Il viceré Giovan Francesco Paceco duca di Uzeda,
uomo di cultura e di interessi scientifici, si trovò di fronte al
compito di ricostruire ben 77 città, alcune delle quali di
importanza militare preminente, come il porto di Augusta. Affidò
quindi l'incarico di vicario generale per il Val di Noto a
Giuseppe Lanza duca di Camastra.
Catania appariva
totalmente distrutta. A far pendere la bilancia verso la decisione
di ricostruire sullo stesso luogo fu l'esigenza di non abbandonare
le fortificazioni.
Il duca di Camastra si servì di tecnici e ingegneri
militari per sgomberare le macerie, prendere iniziative contro i
predoni e nutrire la popolazione.
Nel giugno del 1694, col concorso d rappresentanze di tutti gli
ordini di cittadini, egli approntò il piano generale.

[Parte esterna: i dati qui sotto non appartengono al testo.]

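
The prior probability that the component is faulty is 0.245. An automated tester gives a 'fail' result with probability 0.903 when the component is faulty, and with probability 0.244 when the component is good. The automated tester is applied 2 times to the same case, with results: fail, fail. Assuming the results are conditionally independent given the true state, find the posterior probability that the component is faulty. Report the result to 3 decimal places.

Posterior P(H) ≈ 0.816

With H the event that the component is faulty, the joint likelihood of the observed sequence is P(data|H) = 0.903·0.903 = 0.81541 and P(data|¬H) = 0.244·0.244 = 0.059536.
Bayes: P(H|data) = 0.245·0.81541 / (0.245·0.81541 + 0.755·0.059536) = 0.19978/0.24472 = 0.8163.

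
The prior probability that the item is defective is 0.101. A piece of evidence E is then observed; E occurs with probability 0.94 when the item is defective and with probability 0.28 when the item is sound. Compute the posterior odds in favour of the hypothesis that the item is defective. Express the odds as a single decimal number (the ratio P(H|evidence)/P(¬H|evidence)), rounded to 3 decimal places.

Posterior odds ≈ 0.377

Prior odds = 0.101/(1−0.101) = 0.11235. In log-odds, ln(0.11235) = -2.1862.
Add log likelihood ratio: ln(3.3571) = 1.2111.
Posterior log-odds = -0.97507, so posterior odds = exp(-0.97507) = 0.37717.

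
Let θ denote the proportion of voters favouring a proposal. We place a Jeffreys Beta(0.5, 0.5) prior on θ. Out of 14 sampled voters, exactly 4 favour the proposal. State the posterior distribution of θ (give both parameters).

Posterior: Beta(4.5, 10.5)

Observing 4 successes and 10 failures updates Beta(0.5, 0.5) by adding the success and failure counts to the two shape parameters: α = 0.5+4 = 4.5, β = 0.5+10 = 10.5.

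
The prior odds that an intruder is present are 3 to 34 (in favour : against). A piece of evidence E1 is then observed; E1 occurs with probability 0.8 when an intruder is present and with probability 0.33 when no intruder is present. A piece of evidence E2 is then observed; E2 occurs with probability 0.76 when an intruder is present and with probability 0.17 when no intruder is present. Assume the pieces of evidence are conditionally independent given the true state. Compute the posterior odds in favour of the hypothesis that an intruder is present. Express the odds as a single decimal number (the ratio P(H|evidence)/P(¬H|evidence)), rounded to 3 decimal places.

Posterior odds ≈ 0.956

Prior odds = 3/34 = 0.088235. In log-odds, ln(0.088235) = -2.4277.
Add log likelihood ratios: ln(2.4242) + ln(4.4706) = 2.3830.
Posterior log-odds = -0.044709, so posterior odds = exp(-0.044709) = 0.95628.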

Una linea ideale divideva la città in due parti, assegnando ai
terreni due diversi prezzi convenzionali: quella ad ovest, in cui il
prezzo dei terreni veniva scontato di circa un terzo, fu destinata
ad accogliere, come già prima, i quartieri popolari; verso est si
concentravano invece gli edifici della nobiltà laica ed
ecclesiastica. Le strade larghe, interrotte da piazze frequenti e
regolari, costituivano una precauzione antisismica. Furono definiti
gli assi viari principali, sovrapponendo delle linee rette
all'antico corso tortuoso delle vie e sottolineando, nella parte
ovest del Corso, l'antico impianto della città romana.
Il fervore della ricostruzione dà il tono alla vita di Catania
settecentesca; per decenni essa è tutto un cantiere, che attrae
popolazione e maestranze, che mette in moto l'economia, che apprende
nuove tecniche e le dissemina a sua volta.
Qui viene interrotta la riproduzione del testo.